The intervention by the Water Delivery Taskforce clears the way for more than 18,000 homes by replacing a planning stand-off with a phased infrastructure strategy allowing housing and utility upgrades to progress together.

Anglian Water had objected to several major developments because existing wastewater treatment works lacked sufficient capacity.

Under the new agreement, developers, planners and the water company will work together much earlier on schemes of more than 500 homes, allowing wastewater upgrades to be designed and delivered over successive investment periods rather than delaying planning decisions.

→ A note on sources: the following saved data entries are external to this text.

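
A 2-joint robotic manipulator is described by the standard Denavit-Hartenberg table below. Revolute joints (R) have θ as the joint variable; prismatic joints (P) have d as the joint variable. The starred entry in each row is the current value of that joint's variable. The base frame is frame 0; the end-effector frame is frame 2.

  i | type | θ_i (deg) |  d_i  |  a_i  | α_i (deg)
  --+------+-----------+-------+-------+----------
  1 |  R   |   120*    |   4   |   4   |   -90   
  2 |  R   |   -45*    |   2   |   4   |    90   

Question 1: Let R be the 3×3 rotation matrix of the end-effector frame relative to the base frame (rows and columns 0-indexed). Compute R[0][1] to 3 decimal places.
End-effector y-axis (col 1 of R) = (-0.8660,-0.5000,0.0000)
R[0][1] = -0.8660

-0.866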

The deal covers five major housing schemes:

7,750 homes at the Tendring Colchester Borders Garden Community
3,700 homes at Dunton Hills in Essex
3,400 homes at Spitalgate Heath in Grantham
3,200 homes at Baldock in Hertfordshire21 homes at Beccles in Suffolk.

The agreement also kickstarts plans for a new water recycling centre at Grantham alongside a strategic pipeline and a 20-million-litre storage reservoir.

Environment secretary Emma Reynolds said: “This is another success story for the government’s Water Delivery Taskforce, which has already unblocked over 55,000 homes with solutions driven by pragmatic thinking and long-term strategy.”

The blockage-busting housing taskforce was established in 2025 to tackle utility constraints holding back housing and previously helped unlock around 21,000 homes in North Sussex after resolving a four-year wastewater impasse.